EU aviation strategy - can Europe stop quarrelling?

The common European interest should inform any attempts to boost the competitiveness of the EU's aviation sector, argues Jacek P. Krawczyk.

By Jacek P. Krawczyk

01 Jul 2015

The EU aviation industry is struggling to remain globally competitive. The traditional business models of players across the value chain - manufacturers, airport operators, airlines, air traffic control - are under growing pressure from their competitors.

The newly appointed European commission has recognised the challenges facing aviation and is examining ways to boost its competitiveness. The sector needs greater coordination throughout the entire value chain and across all the member states. This is easier said than done.

The EESC is currently working on an opinion on the European integrated aviation strategy. As the rapporteur, I believe that the EU needs to focus on three levels of integration. First is the political - to increase the efficiency of the aviation sector within Europe, and to increase negotiation leverage internationally.


This requires political will, vision and courage to balance the requirements of sovereignty with the need for compromise, as well as readiness to entrust the EU with effective governance capacity.

Second is economic integration - the creation of an efficient aviation value chain, which will drive economic prosperity and growth across Europe.

Finally there is the legal element - to focus all stakeholders on the need to contribute to the development and implementation of a robust regulatory framework at macro level and thereby provide planning stability at micro-level.

To address these challenges, we consider that a further six areas need to be examined. In terms of safety, the EU should reflect on, among others, strengthening the European aviation safety agency's (EASA) role as the central agency for safety management.

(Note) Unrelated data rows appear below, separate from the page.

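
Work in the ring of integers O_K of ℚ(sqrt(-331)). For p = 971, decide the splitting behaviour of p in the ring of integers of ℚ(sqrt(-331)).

d = -331 ≡ 1 (mod 4), so O_K = ℤ[(1+√-331)/2] and disc(K) = d = -331.
disc(K) = -331 is not divisible by 971; 971 is unramified.
Legendre symbol by Euler's criterion: (-331/971) ≡ (-331)^485 ≡ 970 (mod 971), i.e. (-331/971) = -1.
Legendre symbol -1 ⇒ 971 is inert.

inert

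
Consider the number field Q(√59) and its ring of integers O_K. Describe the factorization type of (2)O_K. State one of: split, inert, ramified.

Since 59 ≢ 1 mod 4, the ring of integers is ℤ[√59] with discriminant 4·59 = 236.
disc(K) = 236 = 2·118, so p = 2 is ramified.

ramifies in O_K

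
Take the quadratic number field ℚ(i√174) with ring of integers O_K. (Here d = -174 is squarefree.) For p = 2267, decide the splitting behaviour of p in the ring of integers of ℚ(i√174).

2267 splits in O_K

Since -174 ≢ 1 mod 4, the ring of integers is ℤ[√-174] with discriminant 4·(-174) = -696.
2267 ∤ -696, so 2267 is unramified.
(-174/2267) = 2093^1133 mod 2267 = 1, giving Legendre symbol 1.
(-174/2267) = 1, so 2267 splits.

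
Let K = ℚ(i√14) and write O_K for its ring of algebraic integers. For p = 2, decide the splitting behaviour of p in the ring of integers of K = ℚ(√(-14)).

Since -14 ≢ 1 mod 4, the ring of integers is ℤ[√-14] with discriminant 4·(-14) = -56.
disc(K) = -56 = 2·(-28), so p = 2 is ramified.

2 is ramified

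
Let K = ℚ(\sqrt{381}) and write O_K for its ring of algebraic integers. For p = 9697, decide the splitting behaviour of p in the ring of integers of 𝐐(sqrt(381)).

Since 381 ≡ 1 mod 4, the ring of integers is ℤ[(1+√381)/2] with discriminant 381.
disc(K) = 381 is not divisible by 9697; 9697 is unramified.
(381/9697) = 381^4848 mod 9697 = 9696, giving Legendre symbol -1.
(381/9697) = -1, so 9697 is inert.

9697 remains inert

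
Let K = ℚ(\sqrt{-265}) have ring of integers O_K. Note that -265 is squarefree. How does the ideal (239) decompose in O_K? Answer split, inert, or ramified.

p splits

Since -265 ≢ 1 mod 4, the ring of integers is ℤ[√-265] with discriminant 4·(-265) = -1060.
Since gcd(239, -1060) = 1 the prime 239 does not ramify.
Euler's criterion: (-265)^119 mod 239 = 1. Thus (-265|239) = 1.
d is a quadratic residue mod p, hence 239 splits in O_K.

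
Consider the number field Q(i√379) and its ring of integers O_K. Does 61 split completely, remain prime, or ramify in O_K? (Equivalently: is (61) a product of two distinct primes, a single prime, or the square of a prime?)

Since -379 ≡ 1 mod 4, the ring of integers is ℤ[(1+√-379)/2] with discriminant -379.
disc(K) = -379 is not divisible by 61; 61 is unramified.
Euler's criterion: (-379)^30 mod 61 = 1. Thus (-379|61) = 1.
d is a quadratic residue mod p, hence 61 splits in O_K.

splits completely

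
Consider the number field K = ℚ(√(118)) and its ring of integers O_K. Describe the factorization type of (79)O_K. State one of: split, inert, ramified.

Since 118 ≢ 1 mod 4, the ring of integers is ℤ[√118] with discriminant 4·118 = 472.
79 ∤ 472, so 79 is unramified.
Euler's criterion: 118^39 mod 79 = 78. Thus (118|79) = -1.
(118/79) = -1, so 79 is inert.

remains prime (inert)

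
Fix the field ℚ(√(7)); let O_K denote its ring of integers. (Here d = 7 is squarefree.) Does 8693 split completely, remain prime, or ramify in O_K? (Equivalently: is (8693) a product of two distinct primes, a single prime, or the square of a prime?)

8693 remains inert

7 mod 4 = 3, hence disc K = 4·7 = 28 and O_K = ℤ[√7].
Since gcd(8693, 28) = 1 the prime 8693 does not ramify.
(7/8693) = 7^4346 mod 8693 = 8692, giving Legendre symbol -1.
(7/8693) = -1, so 8693 is inert.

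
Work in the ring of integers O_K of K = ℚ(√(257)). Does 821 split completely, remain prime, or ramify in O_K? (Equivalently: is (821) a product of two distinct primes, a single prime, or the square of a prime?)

splits completely

Since 257 ≡ 1 mod 4, the ring of integers is ℤ[(1+√257)/2] with discriminant 257.
Since gcd(821, 257) = 1 the prime 821 does not ramify.
(257/821) = 257^410 mod 821 = 1, giving Legendre symbol 1.
Legendre symbol 1 ⇒ 821 is split.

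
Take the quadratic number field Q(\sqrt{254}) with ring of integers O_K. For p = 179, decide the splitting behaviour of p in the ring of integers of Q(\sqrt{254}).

splits completely

d = 254 ≡ 2 (mod 4), so O_K = ℤ[√254] and disc(K) = 4d = 1016.
179 ∤ 1016, so 179 is unramified.
Compute (254/179) via Euler: 75^((179-1)/2) mod 179 = 1, so (254/179) = 1.
Legendre symbol 1 ⇒ 179 is split.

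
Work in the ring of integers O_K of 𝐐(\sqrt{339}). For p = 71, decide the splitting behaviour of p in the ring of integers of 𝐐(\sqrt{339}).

inert — (71) stays prime in O_K

Since 339 ≢ 1 mod 4, the ring of integers is ℤ[√339] with discriminant 4·339 = 1356.
Since gcd(71, 1356) = 1 the prime 71 does not ramify.
(339/71) = 55^35 mod 71 = 70, giving Legendre symbol -1.
(339/71) = -1, so 71 is inert.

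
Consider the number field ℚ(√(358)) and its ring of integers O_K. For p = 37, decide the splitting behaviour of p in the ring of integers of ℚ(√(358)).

p splits

Since 358 ≢ 1 mod 4, the ring of integers is ℤ[√358] with discriminant 4·358 = 1432.
Since gcd(37, 1432) = 1 the prime 37 does not ramify.
Compute (358/37) via Euler: 25^((37-1)/2) mod 37 = 1, so (358/37) = 1.
(358/37) = 1, so 37 splits.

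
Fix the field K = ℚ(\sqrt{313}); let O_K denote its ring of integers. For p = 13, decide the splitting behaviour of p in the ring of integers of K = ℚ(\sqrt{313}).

split

d = 313 ≡ 1 (mod 4), so O_K = ℤ[(1+√313)/2] and disc(K) = d = 313.
Since gcd(13, 313) = 1 the prime 13 does not ramify.
Legendre symbol by Euler's criterion: (313/13) ≡ 313^6 ≡ 1 (mod 13), i.e. (313/13) = 1.
d is a quadratic residue mod p, hence 13 splits in O_K.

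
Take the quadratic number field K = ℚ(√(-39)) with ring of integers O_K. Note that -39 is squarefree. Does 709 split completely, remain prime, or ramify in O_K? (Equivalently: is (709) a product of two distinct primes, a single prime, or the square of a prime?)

remains prime (inert)

Since -39 ≡ 1 mod 4, the ring of integers is ℤ[(1+√-39)/2] with discriminant -39.
Since gcd(709, -39) = 1 the prime 709 does not ramify.
Legendre symbol by Euler's criterion: (-39/709) ≡ (-39)^354 ≡ 708 (mod 709), i.e. (-39/709) = -1.
Legendre symbol -1 ⇒ 709 is inert.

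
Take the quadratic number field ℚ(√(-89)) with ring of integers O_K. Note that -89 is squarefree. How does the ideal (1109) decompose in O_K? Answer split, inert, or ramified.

Since -89 ≢ 1 mod 4, the ring of integers is ℤ[√-89] with discriminant 4·(-89) = -356.
disc(K) = -356 is not divisible by 1109; 1109 is unramified.
(-89/1109) = 1020^554 mod 1109 = 1108, giving Legendre symbol -1.
d is a non-residue mod p, hence 1109 remains inert in O_K.

1109 remains inert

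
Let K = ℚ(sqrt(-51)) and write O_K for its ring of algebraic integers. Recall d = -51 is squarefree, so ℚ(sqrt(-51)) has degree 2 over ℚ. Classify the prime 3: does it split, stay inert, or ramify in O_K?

ramified

d = -51 ≡ 1 (mod 4), so O_K = ℤ[(1+√-51)/2] and disc(K) = d = -51.
Ramification test: 3 | -51. The prime 3 ramifies in K.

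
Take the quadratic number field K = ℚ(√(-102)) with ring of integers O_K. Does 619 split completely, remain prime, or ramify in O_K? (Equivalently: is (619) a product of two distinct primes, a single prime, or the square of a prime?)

split

d = -102 ≡ 2 (mod 4), so O_K = ℤ[√-102] and disc(K) = 4d = -408.
619 ∤ -408, so 619 is unramified.
Legendre symbol by Euler's criterion: (-102/619) ≡ (-102)^309 ≡ 1 (mod 619), i.e. (-102/619) = 1.
Legendre symbol 1 ⇒ 619 is split.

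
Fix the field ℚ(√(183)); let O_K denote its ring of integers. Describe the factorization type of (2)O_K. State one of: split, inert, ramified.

Since 183 ≢ 1 mod 4, the ring of integers is ℤ[√183] with discriminant 4·183 = 732.
disc(K) = 732 = 2·366, so p = 2 is ramified.

ramified — (2) = 𝔭²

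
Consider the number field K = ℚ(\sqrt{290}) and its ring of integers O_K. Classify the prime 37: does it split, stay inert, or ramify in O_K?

remains prime (inert)

Since 290 ≢ 1 mod 4, the ring of integers is ℤ[√290] with discriminant 4·290 = 1160.
disc(K) = 1160 is not divisible by 37; 37 is unramified.
Legendre symbol by Euler's criterion: (290/37) ≡ 290^18 ≡ 36 (mod 37), i.e. (290/37) = -1.
Legendre symbol -1 ⇒ 37 is inert.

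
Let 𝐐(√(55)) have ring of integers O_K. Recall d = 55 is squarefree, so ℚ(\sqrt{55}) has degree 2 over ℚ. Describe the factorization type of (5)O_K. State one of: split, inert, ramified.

ramified

55 mod 4 = 3, hence disc K = 4·55 = 220 and O_K = ℤ[√55].
Ramification test: 5 | 220. The prime 5 ramifies in K.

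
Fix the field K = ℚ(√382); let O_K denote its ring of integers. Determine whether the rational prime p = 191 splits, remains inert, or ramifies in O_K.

ramifies in O_K

382 mod 4 = 2, hence disc K = 4·382 = 1528 and O_K = ℤ[√382].
Ramification test: 191 | 1528. The prime 191 ramifies in K.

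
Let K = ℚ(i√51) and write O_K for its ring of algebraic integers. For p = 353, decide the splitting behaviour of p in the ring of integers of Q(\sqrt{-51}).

d = -51 ≡ 1 (mod 4), so O_K = ℤ[(1+√-51)/2] and disc(K) = d = -51.
disc(K) = -51 is not divisible by 353; 353 is unramified.
Compute (-51/353) via Euler: 302^((353-1)/2) mod 353 = 352, so (-51/353) = -1.
Legendre symbol -1 ⇒ 353 is inert.

inert — (353) stays prime in O_K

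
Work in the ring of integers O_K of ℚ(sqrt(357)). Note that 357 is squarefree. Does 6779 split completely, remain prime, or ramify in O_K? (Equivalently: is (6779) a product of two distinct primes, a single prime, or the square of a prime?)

Since 357 ≡ 1 mod 4, the ring of integers is ℤ[(1+√357)/2] with discriminant 357.
disc(K) = 357 is not divisible by 6779; 6779 is unramified.
(357/6779) = 357^3389 mod 6779 = 1, giving Legendre symbol 1.
Legendre symbol 1 ⇒ 6779 is split.

split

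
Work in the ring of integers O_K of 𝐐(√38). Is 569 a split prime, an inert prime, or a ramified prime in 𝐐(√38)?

38 mod 4 = 2, hence disc K = 4·38 = 152 and O_K = ℤ[√38].
Since gcd(569, 152) = 1 the prime 569 does not ramify.
Compute (38/569) via Euler: 38^((569-1)/2) mod 569 = 568, so (38/569) = -1.
Legendre symbol -1 ⇒ 569 is inert.

inert — (569) stays prime in O_K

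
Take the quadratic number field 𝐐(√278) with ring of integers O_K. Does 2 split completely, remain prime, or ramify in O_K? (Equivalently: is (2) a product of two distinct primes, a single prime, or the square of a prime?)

ramifies in O_K

d = 278 ≡ 2 (mod 4), so O_K = ℤ[√278] and disc(K) = 4d = 1112.
Ramification test: 2 | 1112. The prime 2 ramifies in K.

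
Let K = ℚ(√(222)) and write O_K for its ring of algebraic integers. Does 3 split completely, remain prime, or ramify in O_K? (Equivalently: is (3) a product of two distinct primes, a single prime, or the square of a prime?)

ramified — (3) = 𝔭²

222 mod 4 = 2, hence disc K = 4·222 = 888 and O_K = ℤ[√222].
Ramification test: 3 | 888. The prime 3 ramifies in K.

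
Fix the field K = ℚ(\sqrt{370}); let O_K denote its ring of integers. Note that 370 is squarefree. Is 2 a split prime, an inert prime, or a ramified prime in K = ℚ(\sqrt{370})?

p ramifies

370 mod 4 = 2, hence disc K = 4·370 = 1480 and O_K = ℤ[√370].
2 divides disc(K) = 1480, so 2 ramifies.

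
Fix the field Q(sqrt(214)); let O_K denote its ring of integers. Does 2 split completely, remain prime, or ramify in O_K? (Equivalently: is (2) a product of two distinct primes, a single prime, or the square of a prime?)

ramified

d = 214 ≡ 2 (mod 4), so O_K = ℤ[√214] and disc(K) = 4d = 856.
disc(K) = 856 = 2·428, so p = 2 is ramified.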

In order to promote connectivity, we must evaluate regulatory tools and market mechanisms. Specific ramifications for each type of connectivity are needed to provide a level-playing field for all parts of the value chain. The EU has to better coordinate investments in aviation, both at European and national level.

Boosting competitiveness through innovation. Effective deployment of single European sky ATM research (SESAR) is of utmost importance. Increasing competitiveness through innovation must be complemented by other measures to balance subsidies granted to the entire aviation value chain by non-EU countries.

In order to secure economic sustainability, rules and regulatory tools are required at national and EU level in case the market fails to deliver the required sustainability without distorting competition. Finally, we must implement the SES and urgently address the forthcoming airport capacity crunch.

We also have to address global competition. It is crucial that an international EU aviation policy identifies the parameters of 'fair competition', achieves buy-in from all stakeholders for such principles and seeks to ensure adherence to such principles internationally.

Personally, I would opt for closer cooperation with the US aviation industry. Both the EU and the US should join forces to expand their position in global market.

Recently, the CEOs of five major airline groups in Europe jointly appealed to the commission to provide an integrated aviation strategy that guarantees a pro-competitive environment and proposes a set of measures to improve the position of airlines.

Airport council international did not respond so positively, blaming airlines for not even covering all their costs. We all remember the tone of 'discussions' between airlines and air navigation service providers concerning the SES and its performance target. It was indeed a hot debate.

If we are to win this battle for European aviation, we first have to stop quarrelling and start defending our common interest. Otherwise somebody else will come and clean up this mess for us.

On 2 July, the EESC is organising a public hearing on the integrated European aviation Strategy that will gather representatives of all the major stakeholders in the aviation sector, including transport commissioner Violeta Bulc. We are looking forward to a constructive debate on the new aviation strategy and on what the common European interest actually is.